Mea's Master Card turns up in her coat

I hadn't been aware that it was lost, until I looked for it Saturday at the local evangelist-church thrift store.

Mother & Father Scatternoggen were with me, so my humiliated horror had to be secreted and silenced.

Then it appeared in my coat pocket. Do you know how many times in the last few days that coat's been crumpled into balls, tossed onto chairs and thrown on dressing room floors? (OK, about one time each. But still. How that card stayed in my coat pocket is a mystery.)

Gravity is my friend.

Friday, January 7, 2011

Mea loses her keys today

OK, so they were locked in the car. I met my friend Lauryl for a three-hour lunch (meanwhile my deadline went missed, but I thought damnit, that's why I'm a freelancer: so I can put people and friends and life FIRST).

Fortunately, I had a spare door key (say it fast: dorky) in my wallet. Had the keys actually been lost, I would have been able to drive home (because I store my ignition key IN the car so my Everything Key Ring can be put in my purse immediately upon starting car) but I would not have been able to get into the house. This would not have been good, as it's 4 degrees here in Cheddarton Falls.

In hindsighting it, I see that I was distracted by carrying and remembering to carry the 10-pound jar of homemade bath salts I was bringing to Lauryl. (Keys should have been in purse immediately; this is no excuse.)

Bad, bad Mea. Good thing about that spare wallet key, though.

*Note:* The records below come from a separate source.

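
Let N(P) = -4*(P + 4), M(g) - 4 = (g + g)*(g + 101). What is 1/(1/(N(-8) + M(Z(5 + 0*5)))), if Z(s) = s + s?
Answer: 2240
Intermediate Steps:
Z(s) = 2*s
M(g) = 4 + 2*g*(101 + g) (M(g) = 4 + (g + g)*(g + 101) = 4 + (2*g)*(101 + g) = 4 + 2*g*(101 + g))
N(P) = -16 - 4*P (N(P) = -4*(4 + P) = -16 - 4*P)
1/(1/(N(-8) + M(Z(5 + 0*5)))) = 1/(1/((-16 - 4*(-8)) + (4 + 2*(2*(5 + 0*5))² + 202*(2*(5 + 0*5))))) = 1/(1/((-16 + 32) + (4 + 2*(2*(5 + 0))² + 202*(2*(5 + 0))))) = 1/(1/(16 + (4 + 2*(2*5)² + 202*(2*5)))) = 1/(1/(16 + (4 + 2*10² + 202*10))) = 1/(1/(16 + (4 + 2*100 + 2020))) = 1/(1/(16 + (4 + 200 + 2020))) = 1/(1/(16 + 2224)) = 1/(1/2240) = 2240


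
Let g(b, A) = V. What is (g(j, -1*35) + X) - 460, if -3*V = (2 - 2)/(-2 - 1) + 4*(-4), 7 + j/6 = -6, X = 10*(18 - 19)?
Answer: -1394/3 ≈ -464.67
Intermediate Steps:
X = -10 (X = 10*(-1) = -10)
j = -78 (j = -42 + 6*(-6) = -42 - 36 = -78)
V = 16/3 (V = -((2 - 2)/(-2 - 1) + 4*(-4))/3 = -(0/(-3) - 16)/3 = -(0*(-⅓) - 16)/3 = -(0 - 16)/3 = -⅓*(-16) = 16/3 ≈ 5.3333)
g(b, A) = 16/3
(g(j, -1*35) + X) - 460 = (16/3 - 10) - 460 = -14/3 - 460 = -1394/3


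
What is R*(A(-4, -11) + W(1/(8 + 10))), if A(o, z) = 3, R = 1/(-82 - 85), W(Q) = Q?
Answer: -55/3006 ≈ -0.018297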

Highlights of the first week of 2011

  • Life Partner traveled 140 miles out of his way to his mom's house to retrieve Mea Scatternoggen's scattered belongin's: a slipper sock and five gloves, none of which matched any of the others.
  • Mea missed a writing deadline (is mentally incubating paragraphs at this break for diversion).
  • Ma and Pa Scatternoggen are coming to visit tomorrow, to "see the Christmas tree" and the main living space of the first floor is a tsunami of notes, notebooks, unread newspapers, leftover ungifted presents, a pile of jeans inherited from friend JB (just got around to trying them on today), dog toys, two vacuum cleaners (from an ambitious Sunday afternoon of Resolving to be Orderly), more newspapers, blankets, pillows, dog blankets, dog pillows, three cans of hair-mousse whose UPCs are awaiting the finding of a lost CVS receipt for an unfinished rebate from Herbal Essence....you get the picture. Not exactly Mother Scatternoggen Material.
  • Mea finally sent out first Christmas card -- actually didn't send it -- a friend came to town so she handed the card to said friend.
  • Mea's fridge is empty because she didn't get around to grocery shopping.
  • Mea's wine rack is empty for the same reason.